Using string concatenation in path expression

1. The problem I’m having:

I’m trying to use expression matching to deny access to certain sub directories. The expression matching work as expected, however I’d like to add the variable http.request.host to a path but this value needs concatenating to make the complete path.

The hardcoded version is shown here:

@block {
 expression `path("/client/*") && ! path("/client/THESITE.COM/*")`
}
respond @block 404

I’d like the replace the parts in CAPS above using the following pseudo code:

@block {
 expression `path("/client/*") && ! path("/client/{http.request.host}/*")`
}
respond @block 404

So that with multiple sites I don’t have to edit this value manually.
I can’t seem to find any documentation about how to achieve this. The variable http.request.host is correct, but I’m not sure about the syntax for the 2nd path

2. Error messages and/or full log output:

Not really relevant as I don’t know the syntax

3. Caddy version:

V2.6.4

4. How I installed and ran Caddy:

Installed on Linux via apt install caddy running under systemd

a.
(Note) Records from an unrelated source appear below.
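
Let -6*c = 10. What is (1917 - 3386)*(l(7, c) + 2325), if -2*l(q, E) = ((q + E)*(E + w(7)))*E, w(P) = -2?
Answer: -91570115/27 ≈ -3.3915e+6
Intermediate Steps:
c = -5/3 (c = -1/6*10 = -5/3 ≈ -1.6667)
l(q, E) = -E*(-2 + E)*(E + q)/2 (l(q, E) = -(q + E)*(E - 2)*E/2 = -(E + q)*(-2 + E)*E/2 = -(-2 + E)*(E + q)*E/2 = -E*(-2 + E)*(E + q)/2)
(1917 - 3386)*(l(7, c) + 2325) = (1917 - 3386)*((1/2)*(-5/3)*(-(-5/3)**2 + 2*(-5/3) + 2*7 - 1*(-5/3)*7) + 2325) = -1469*((1/2)*(-5/3)*(-1*25/9 - 10/3 + 14 + 35/3) + 2325) = -1469*((1/2)*(-5/3)*(-25/9 - 10/3 + 14 + 35/3) + 2325) = -1469*((1/2)*(-5/3)*(176/9) + 2325) = -1469*(-440/27 + 2325) = -1469*62335/27 = -91570115/27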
System environment:

Ubuntu 22.04

b. Command:

c. Service/unit/compose file:

d. My complete Caddy config:

# The Caddyfile is an easy way to configure your Caddy web server.
#
# Unless the file starts with a global options block, the first
# uncommented line is always the address of your site.
#
# To use your own domain name (with automatic HTTPS), first make
# sure your domain's A/AAAA DNS records are properly pointed to
# this machine's public IP, then replace ":80" below with your
# domain name.
{
http_port 80
https_port 443
}

# Pull out to make each site as simple as possbile
(websockets) {
@websockets {
	header Connection Upgrade
	header Upgrade websocket
}
}

eyeronic.duckdns.org:443 {
	root * /mnt/c/source/eyeronic_iss/trunk/www
	
	import websockets
	route /socket {
		reverse_proxy @websockets 127.0.0.1:8089
	}

	@block {
	expression `path("/client/*") && ! path("/{{http.request.host}}/*")`
	}
	respond @block {http.request.host} 

	file_server
	tls internal
	php_fastcgi unix//var/run/php/php8.1-fpm.sock
}

5. Links to relevant resources:

This might be relevant but not sure:

Placeholders in CEL expressions are essentially “functions” that pull out the value, so you need to treat them like they’re function calls syntactically. Try something like this:

path("/client/" + {http.request.host} + "/*")
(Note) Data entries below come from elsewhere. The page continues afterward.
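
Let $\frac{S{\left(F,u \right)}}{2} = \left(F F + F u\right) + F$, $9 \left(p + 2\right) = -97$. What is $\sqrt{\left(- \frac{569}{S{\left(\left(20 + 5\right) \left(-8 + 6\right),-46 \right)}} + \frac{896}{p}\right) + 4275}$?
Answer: $\frac{\sqrt{2007474896405}}{21850} \approx 64.845$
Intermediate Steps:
$p = - \frac{115}{9}$ ($p = -2 + \frac{1}{9} \left(-97\right) = -2 - \frac{97}{9} = - \frac{115}{9} \approx -12.778$)
$S{\left(F,u \right)} = 2 F + 2 F^{2} + 2 F u$ ($S{\left(F,u \right)} = 2 \left(\left(F F + F u\right) + F\right) = 2 \left(\left(F^{2} + F u\right) + F\right) = 2 \left(F + F^{2} + F u\right) = 2 F + 2 F^{2} + 2 F u$)
$\sqrt{\left(- \frac{569}{S{\left(\left(20 + 5\right) \left(-8 + 6\right),-46 \right)}} + \frac{896}{p}\right) + 4275} = \sqrt{\left(- \frac{569}{2 \left(20 + 5\right) \left(-8 + 6\right) \left(1 + \left(20 + 5\right) \left(-8 + 6\right) - 46\right)} + \frac{896}{- \frac{115}{9}}\right) + 4275} = \sqrt{\left(- \frac{569}{2 \cdot 25 \left(-2\right) \left(1 + 25 \left(-2\right) - 46\right)} + 896 \left(- \frac{9}{115}\right)\right) + 4275} = \sqrt{\left(- \frac{569}{2 \left(-50\right) \left(1 - 50 - 46\right)} - \frac{8064}{115}\right) + 4275} = \sqrt{\left(- \frac{569}{2 \left(-50\right) \left(-95\right)} - \frac{8064}{115}\right) + 4275} = \sqrt{\left(- \frac{569}{9500} - \frac{8064}{115}\right) + 4275} = \sqrt{- \frac{15334687}{218500} + 4275} = \sqrt{\frac{918752813}{218500}} = \frac{\sqrt{2007474896405}}{21850}$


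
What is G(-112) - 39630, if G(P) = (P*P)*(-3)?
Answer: -77262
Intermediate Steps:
G(P) = -3*P² (G(P) = P²*(-3) = -3*P²)
G(-112) - 39630 = -3*(-112)² - 39630 = -3*12544 - 39630 = -37632 - 39630 = -77262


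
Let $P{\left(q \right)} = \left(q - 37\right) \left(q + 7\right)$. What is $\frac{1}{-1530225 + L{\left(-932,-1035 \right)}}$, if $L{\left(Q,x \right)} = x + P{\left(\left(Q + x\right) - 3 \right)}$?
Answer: $\frac{1}{2408481} \approx 4.152 \cdot 10^{-7}$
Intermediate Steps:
$P{\left(q \right)} = \left(-37 + q\right) \left(7 + q\right)$
$L{\left(Q,x \right)} = -169 + \left(-3 + Q + x\right)^{2} - 30 Q - 29 x$ ($L{\left(Q,x \right)} = x - \left(259 - \left(\left(Q + x\right) - 3\right)^{2} + 30 \left(\left(Q + x\right) - 3\right)\right) = x - \left(259 - \left(-3 + Q + x\right)^{2} + 30 \left(-3 + Q + x\right)\right) = x - \left(169 - \left(-3 + Q + x\right)^{2} + 30 Q + 30 x\right) = -169 + \left(-3 + Q + x\right)^{2} - 30 Q - 29 x$)
$\frac{1}{-1530225 + L{\left(-932,-1035 \right)}} = \frac{1}{-1530225 - \left(-57806 - \left(-3 - 932 - 1035\right)^{2}\right)} = \frac{1}{-1530225 + \left(-169 + \left(-1970\right)^{2} + 27960 + 30015\right)} = \frac{1}{-1530225 + \left(-169 + 3880900 + 27960 + 30015\right)} = \frac{1}{-1530225 + 3938706} = \frac{1}{2408481}$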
You don’t need the @websockets matcher by the way. You only need the matcher if you need to split up websocket traffic from HTTP traffic on the same URLs. In your case you’re using /socket for websockets so you can just do reverse_proxy /socket 127.0.0.1:8089 to simplify it.

1 Like

Thank you!
That works perfectly and means I don’t have to build a generator, really fantastic!

About the websockets I had to do it like this, initially I had just the reverse proxy but was getting really strange random dropped connections. I found a post somewhere on the forums using the route which completely fixed the problem (I know my server side and client code were correct). This was with an earlier version of Caddy but doing the route instead of directly doing the proxy made it rock solid.
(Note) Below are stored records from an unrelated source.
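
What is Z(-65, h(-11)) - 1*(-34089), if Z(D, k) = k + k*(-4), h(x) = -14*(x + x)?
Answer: 33165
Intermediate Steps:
h(x) = -28*x
Z(D, k) = -3*k (Z(D, k) = k - 4*k = -3*k)
Z(-65, h(-11)) - 1*(-34089) = -(-84)*(-11) - 1*(-34089) = -3*308 + 34089 = -924 + 34089 = 33165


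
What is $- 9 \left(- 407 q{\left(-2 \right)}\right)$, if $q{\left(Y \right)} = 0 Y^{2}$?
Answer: $0$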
Edit: If you want me to get logs from this error (if they still exist) I can try and recreate the problem and post logs (I’m far from a Caddy expert so might need to some to look at logging/debugging etc.)

I guarantee that neither route or the @websockets matcher do anything for you.

1 Like

I shall test and if there are any changes I will reply or do a new post.
Again thank you for your time and help!